Aveva circa sette anni, magra le braccia, il vestitino vecchio e i capelli intrecciati in fretta. I suoi occhi grandi sembravano pieni di paura.
La terza sera decisi di aspettarla. Quando aprii la porta, scappò subito. Mi sentii inquieta, non solo per lei, ma per la strana atmosfera che riempiva il corridoio del mio vecchio palazzo.

Mi promisi che, se fosse tornata, le avrei parlato.
La sera dopo lasciai la porta socchiusa e la luce accesa. Quando udii dei passi leggeri, uscii. Lei era lì.
— Piccola, vuoi qualcosa? — chiesi dolcemente.
Si voltò, tremando.
— Volevo solo guardare…
— Guardare cosa?
— La porta. È come la nostra.
E scappò via.
Il giorno dopo chiesi ai vicini, ma nessuno conosceva una bambina simile. Poco più tardi incontrai una vecchia signora che dava da mangiare ai piccioni. Quando descrissi la bambina, sbiancò.

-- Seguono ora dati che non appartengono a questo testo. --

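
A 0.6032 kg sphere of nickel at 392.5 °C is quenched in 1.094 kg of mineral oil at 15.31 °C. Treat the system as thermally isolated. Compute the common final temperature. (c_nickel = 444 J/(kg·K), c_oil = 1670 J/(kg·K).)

T_f ≈ 63.5 °C

T_f = Σ m_i c_i T_i / Σ m_i c_i:
T_f = (267.82·392.5 + 1827·15.31) / (267.82 + 1827)
    = 133091 / 2094.8 ≈ 63.53 °C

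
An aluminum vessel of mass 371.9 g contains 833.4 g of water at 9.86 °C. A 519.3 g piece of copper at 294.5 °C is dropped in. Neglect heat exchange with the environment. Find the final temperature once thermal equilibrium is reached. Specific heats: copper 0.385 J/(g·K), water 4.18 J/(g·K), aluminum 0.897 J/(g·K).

Let T be the final temperature. ΣQ_i = 0:
519.3×0.385×(T − 294.5) + 833.4×4.18×(T − 9.86) + 371.9×0.897×(T − 9.86) = 0
(199.93 + 3483.6 + 333.59) T = 199.93×294.5 + 3483.6×9.86 + 333.59×9.86
T = 96517/4017.1 ≈ 24.03 °C

T_f ≈ 24.0 °C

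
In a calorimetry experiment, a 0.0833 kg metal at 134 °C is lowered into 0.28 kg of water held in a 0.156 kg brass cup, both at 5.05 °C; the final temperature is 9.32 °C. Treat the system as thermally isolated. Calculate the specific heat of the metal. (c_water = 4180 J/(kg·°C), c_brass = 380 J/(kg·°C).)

c ≈ 506 J/(kg·°C)

Conservation of energy gives ΣQ = 0:
0.0833·c·(9.32 − 134) + 0.28·4180·(9.32 − 5.05) + 0.156·380·(9.32 − 5.05) = 0
-10.39 c = -5250.7
c = -5250.7/-10.39 ≈ 505.6 J/(kg·°C)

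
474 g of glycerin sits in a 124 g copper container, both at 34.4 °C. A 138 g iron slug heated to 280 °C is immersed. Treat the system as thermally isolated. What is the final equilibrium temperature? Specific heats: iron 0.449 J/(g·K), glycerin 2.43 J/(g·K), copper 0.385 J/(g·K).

T_f is the heat-capacity-weighted average of the initial temperatures:
T_f = (61.96*280 + 1151.8*34.4 + 47.74*34.4) / (61.96 + 1151.8 + 47.74)
    = 58614 / 1261.5 ≈ 46.46 °C

T_f ≈ 46.5 °C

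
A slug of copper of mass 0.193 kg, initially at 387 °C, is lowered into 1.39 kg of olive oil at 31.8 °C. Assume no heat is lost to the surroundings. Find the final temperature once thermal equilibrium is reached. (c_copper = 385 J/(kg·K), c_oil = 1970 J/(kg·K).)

T_f ≈ 41.2 °C

Energy conservation, ΣQ = 0:
0.193*385*(T − 387) + 1.39*1970*(T − 31.8) = 0
(74.31 + 2738.3) T = 74.31*387 + 2738.3*31.8
T = 115834/2812.6 ≈ 41.18 °C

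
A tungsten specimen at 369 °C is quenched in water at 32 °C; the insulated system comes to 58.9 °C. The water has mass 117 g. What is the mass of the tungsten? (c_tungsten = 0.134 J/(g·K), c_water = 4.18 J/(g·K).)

Setting the total heat transfer to zero:
m×0.134×(58.9 − 369) + 117×4.18×(58.9 − 32) = 0
-41.55 m = -13156
m = -13156/-41.55 ≈ 316.6 g

m ≈ 317 g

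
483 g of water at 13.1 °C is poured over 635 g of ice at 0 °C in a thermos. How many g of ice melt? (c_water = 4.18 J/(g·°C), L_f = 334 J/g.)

Water can give up m c ΔT = 483·4.18·13.1 = 26448 J before reaching 0 °C.
Fully melting the ice requires m_ice L_f = 635·334 = 212090 J.
Since 26448 < 212090 J, not all the ice melts; equilibrium is at 0 °C.
Mass melted = 26448/334 ≈ 79.19 g.

m_melted ≈ 79.2 g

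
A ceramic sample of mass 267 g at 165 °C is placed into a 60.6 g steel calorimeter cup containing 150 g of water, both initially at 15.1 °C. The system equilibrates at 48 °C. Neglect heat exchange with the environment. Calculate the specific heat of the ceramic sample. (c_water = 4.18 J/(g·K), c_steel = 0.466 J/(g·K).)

Conservation of energy gives ΣQ = 0:
267×c×(48 − 165) + 150×4.18×(48 − 15.1) + 60.6×0.466×(48 − 15.1) = 0
-31239 c = -21557
c = -21557/-31239 ≈ 0.6901 J/(g·K)

c ≈ 0.69 J/(g·K)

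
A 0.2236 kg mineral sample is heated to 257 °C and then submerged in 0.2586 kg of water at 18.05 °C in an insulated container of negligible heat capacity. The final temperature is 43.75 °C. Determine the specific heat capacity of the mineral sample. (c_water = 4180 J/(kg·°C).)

c ≈ 583 J/(kg·°C)

Heat lost by the mineral sample = heat gained by the water:
0.2236×c×(257 − 43.75) = 0.2586×4180×(43.75 − 18.05)
47.68 c = 27780  ⇒  c ≈ 582.6 J/(kg·°C)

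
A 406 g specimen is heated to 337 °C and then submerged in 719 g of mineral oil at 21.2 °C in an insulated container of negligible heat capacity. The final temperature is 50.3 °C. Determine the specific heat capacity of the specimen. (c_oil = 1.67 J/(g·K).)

Let T be the final temperature. ΣQ_i = 0:
406·c·(50.3 − 337) + 719·1.67·(50.3 − 21.2) = 0
-116400 c = -34941
c = -34941/-116400 ≈ 0.3002 J/(g·K)

c ≈ 0.3 J/(g·K)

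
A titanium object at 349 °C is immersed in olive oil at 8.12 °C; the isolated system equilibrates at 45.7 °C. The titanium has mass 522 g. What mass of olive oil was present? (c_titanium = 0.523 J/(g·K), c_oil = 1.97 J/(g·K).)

|Q_titanium| = |Q_oil|:
522·0.523·(349 − 45.7) = m·1.97·(45.7 − 8.12)
74.03 m = 82803  ⇒  m ≈ 1118 g

m ≈ 1120 g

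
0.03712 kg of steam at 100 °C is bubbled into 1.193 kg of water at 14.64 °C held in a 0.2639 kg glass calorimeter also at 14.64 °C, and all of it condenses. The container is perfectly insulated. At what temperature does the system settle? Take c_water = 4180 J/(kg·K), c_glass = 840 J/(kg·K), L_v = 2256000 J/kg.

T_f ≈ 32.7 °C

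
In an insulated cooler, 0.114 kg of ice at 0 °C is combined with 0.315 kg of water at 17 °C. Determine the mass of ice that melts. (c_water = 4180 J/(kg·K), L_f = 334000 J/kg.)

m_melted ≈ 0.067 kg

Water can give up m c ΔT = 0.315·4180·17 = 22384 J before reaching 0 °C.
Fully melting the ice requires m_ice L_f = 0.114·334000 = 38076 J.
That's not enough to melt it all — equilibrium is at 0 °C with ice remaining.
m_melt = 22384 / L_f = 0.06702 kg.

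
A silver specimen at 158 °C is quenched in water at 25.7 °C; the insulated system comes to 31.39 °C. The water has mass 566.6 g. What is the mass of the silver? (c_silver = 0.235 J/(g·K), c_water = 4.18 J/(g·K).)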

— Deve essere Anna, — sussurrò. — È morta tre anni fa.

Mi raccontò che viveva nell’appartamento di fronte al mio. Un incendio aveva bloccato la porta, e Anna non era mai uscita. Da allora, alcuni giuravano di averla vista nel corridoio.
Quella sera trovai un disegno davanti alla mia porta: una casa e una bambina che sorrideva. Sotto c’era scritto con grafia infantile: «Ora sono a casa.»
Non la vidi mai più. Ma, certe notti, sento ancora passi leggeri nel corridoio — come se qualcuno fosse tornato, solo per restare un po’ davanti alla mia porta.